With the risk of being redundant, I'll attempt to give my answer, if for no other reason than to help myself. Then again, the best people to answer this question are probably people who use but don't exclusively study mapping class groups.
The mapping class group is a group one associates to a surface, and it's true that it distinguishes two surfaces that are "visually different." However, I don't think this is where the true usefulness of it lies. For one thing, it is a group of homeomorphisms up to equivalence (isotopy), so studying the mapping class allows us to say that the homeomorphisms of two surfaces are different (or at least one of them has "more" or different relationships between them). This is still not the "best" use for the mapping class group though.

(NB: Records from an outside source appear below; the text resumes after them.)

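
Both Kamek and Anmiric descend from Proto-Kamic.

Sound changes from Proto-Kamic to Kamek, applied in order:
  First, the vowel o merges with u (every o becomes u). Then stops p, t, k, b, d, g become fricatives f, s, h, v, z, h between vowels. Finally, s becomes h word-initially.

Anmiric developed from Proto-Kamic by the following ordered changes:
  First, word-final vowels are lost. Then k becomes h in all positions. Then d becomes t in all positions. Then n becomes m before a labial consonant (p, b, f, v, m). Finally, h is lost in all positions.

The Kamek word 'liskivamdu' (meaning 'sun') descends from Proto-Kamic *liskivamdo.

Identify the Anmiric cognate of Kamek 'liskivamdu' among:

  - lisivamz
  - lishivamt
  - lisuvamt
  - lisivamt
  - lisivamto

Anmiric: start from *liskivamdo.
  rule 1 (apocope): liskivamdo → liskivamd
  rule 2 (unconditioned shift): liskivamd → lishivamd
  rule 3 (unconditioned shift): lishivamd → lishivamt
  rule 4: no change — lishivamt
  rule 5 (h-loss): lishivamt → lisivamt
  ⇒ Anmiric lisivamt

lisivamt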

As mentioned in Matt E's answer, algebraic geometry is frequently interested in moduli space, and the mapping class group is the fundamental group of moduli space. Therefore it bridges between algebraic geometry and the study of surfaces.
But what it really boils down to is the mapping class group is a group of isotopy classes of homeomorphisms and will show up any time you want to discuss homeomorphisms of a surface and often when you want to discuss homeomorphisms of higher dimension and it's nice to have properties of such a group any time you want to talk about homeomorphisms. One thing I'm interested in, for example, is relating homeomorphisms of a base space and total space of a covering space and the mapping class group gives a language for this.
I think the Farb and Margalit book does a great job of motivating and in fact, is what first interested me in the topic.